Manovra di palazzo che sarebbe stata gestita lungo l’asse L’Aquila – Avezzano, dando forza alle voci di chi sosteneva l’eventualità di una diretta ingerenza del sindaco del capoluogo, Pierluigi Biondi, commissario provinciale di Fratelli d’Italia, nell’epilogo dell’amministrazione avezzanese.

In base alla lettera (prot. n. 0034529/2019 del 7.6.2019 – Comune di Avezzano) in nostro possesso, destinata all’allora sindaco Gabriele De Angelis, che provvediamo ad allegare all’articolo, risulta che “A seguito della riunione odierna, i dirigenti del partito FdI prendono atto della volontà unanime dei Consiglieri comunali Rosa, Gentile e Cosimati…di essere risponibili a dare nuova fiducia al Sindaco De Angelis a condizione che vengano assolti i seguenti impegni programmatici…1. annullamento multe T-RED per scavallamento linea di arresto entro il 7.6.19; 2. riposizionamento mercato in centro entro e non oltre il 30.6.19; 3. eliminazione pista ciclabile in centro, mediante dichiarazione del consiglio comunale dell’8.6.19”.

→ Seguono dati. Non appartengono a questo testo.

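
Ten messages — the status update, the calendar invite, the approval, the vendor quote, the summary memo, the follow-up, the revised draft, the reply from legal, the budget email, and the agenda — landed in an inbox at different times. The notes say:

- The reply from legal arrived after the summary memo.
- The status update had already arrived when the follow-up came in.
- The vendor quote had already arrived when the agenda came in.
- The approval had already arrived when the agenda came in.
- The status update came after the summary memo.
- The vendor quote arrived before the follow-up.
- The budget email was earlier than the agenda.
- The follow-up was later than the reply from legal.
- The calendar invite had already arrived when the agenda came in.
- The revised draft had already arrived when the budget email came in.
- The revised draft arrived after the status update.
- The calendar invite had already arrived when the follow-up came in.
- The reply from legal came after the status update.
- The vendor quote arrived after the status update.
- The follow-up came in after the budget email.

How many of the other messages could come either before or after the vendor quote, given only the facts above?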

Il documento reca le sottoscrizioni dell’allora segretario cittadino Aurelio Bruni, dei consiglieri comunali Leonardo Rosa, Maurizio Gentile e Iride Cosimati, del consigliere regionale di FdI Guido Liris e del sindaco di L’Aquila e dirigente di FdI Pierluigi Biondi.

Stando a quello che emerge dal contenuto della lettera, quindi, si tratterebbe di un diktat proveniente dal capoluogo ad aver determinato la caduta della giunta comunale di Avezzano, tra l’altro con imposizioni temporalmente inattuabili stante il recepimento della missiva in data 7 giugno e l’annullamento delle multe “richiesto” per la stessa data.

Nel rispetto della pluralità di informazione, attendiamo l’eventuale replica della segreteria regionale di Fratelli d’Italia per fornire un pieno contraddittorio delle parti.